Data breaches become more costly with the advent of 'Shadow AI', according to a new study.
In a recent report, IBM has raised alarm bells about the increasing threat of unmonitored artificial intelligence (AI) tools, also known as "shadow AI," in the context of data breaches. The report suggests that these ungoverned AI systems could be contributing to more expensive breaches, with an average additional cost of $670,000.
The report, based on 470 interviews with individuals at 600 organizations that suffered a data breach between March 2024 and February 2025, found that 97% of AI-related breaches occurred in systems lacking proper AI access controls. Moreover, 87% of organizations have no policies to mitigate AI risks, making them particularly vulnerable.
The report also revealed that the most common origin point for hacks of businesses' AI platforms is a supply-chain intrusion, with hackers accessing the AI tool through compromised apps, APIs, or plug-ins. Hackers continue to find generative AI valuable for launching attacks, with AI-generated phishing (37%) and deepfake impersonation attacks (35%) being the most common uses.

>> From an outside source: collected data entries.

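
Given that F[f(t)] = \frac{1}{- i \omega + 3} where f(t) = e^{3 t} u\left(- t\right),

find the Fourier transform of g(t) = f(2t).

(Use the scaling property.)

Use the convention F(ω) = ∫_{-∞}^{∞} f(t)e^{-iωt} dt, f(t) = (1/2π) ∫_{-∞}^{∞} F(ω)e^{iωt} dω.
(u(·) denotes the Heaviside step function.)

F[g](ω) = \frac{i}{\omega + 6 i}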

Interestingly, while AI-powered security tools have helped reduce the global average breach cost from $4.88 million in 2024 to $4.44 million in 2025 by enabling faster breach detection and containment, this benefit is offset by attackers increasingly weaponizing AI. Around 16% of breaches involved attackers using AI.
The evolving role of Chief Information Security Officers (CISOs) involves overseeing their companies' new AI platforms, with the report highlighting the potential consequences of not taking AI security seriously enough. As technology stacks evolve and include AI platforms, the question of whether an organization is a target becomes more relevant.
Corporate stakeholders are increasingly interested in understanding the risk calculus of their technology stacks, addressing the question: Are we a target? The report underscores the importance of developing robust AI governance policies and implementing proper access controls to mitigate these risks.
In summary, the IBM report delivers a clear warning: enterprises adopting AI rapidly but without strong governance and unified security strategies expose themselves to higher breach risks and costs due to shadow AI and AI-driven attacks. This growing AI oversight gap is a critical cybersecurity challenge in 2025.
- The IBM report suggests that the lack of proper AI access controls can lead to costly data breaches, with 97% of AI-related breaches occurring in systems without them.
- Hackers are using generative AI to launch attacks, with AI-generated phishing (37%) and deepfake impersonation attacks (35%) being the most common uses.
- Corporations must develop robust AI governance policies and implement proper access controls to mitigate the risks associated with shadow AI and AI-driven attacks, as enterprises adopting AI rapidly but without strong governance and unified security strategies expose themselves to higher breach risks and costs.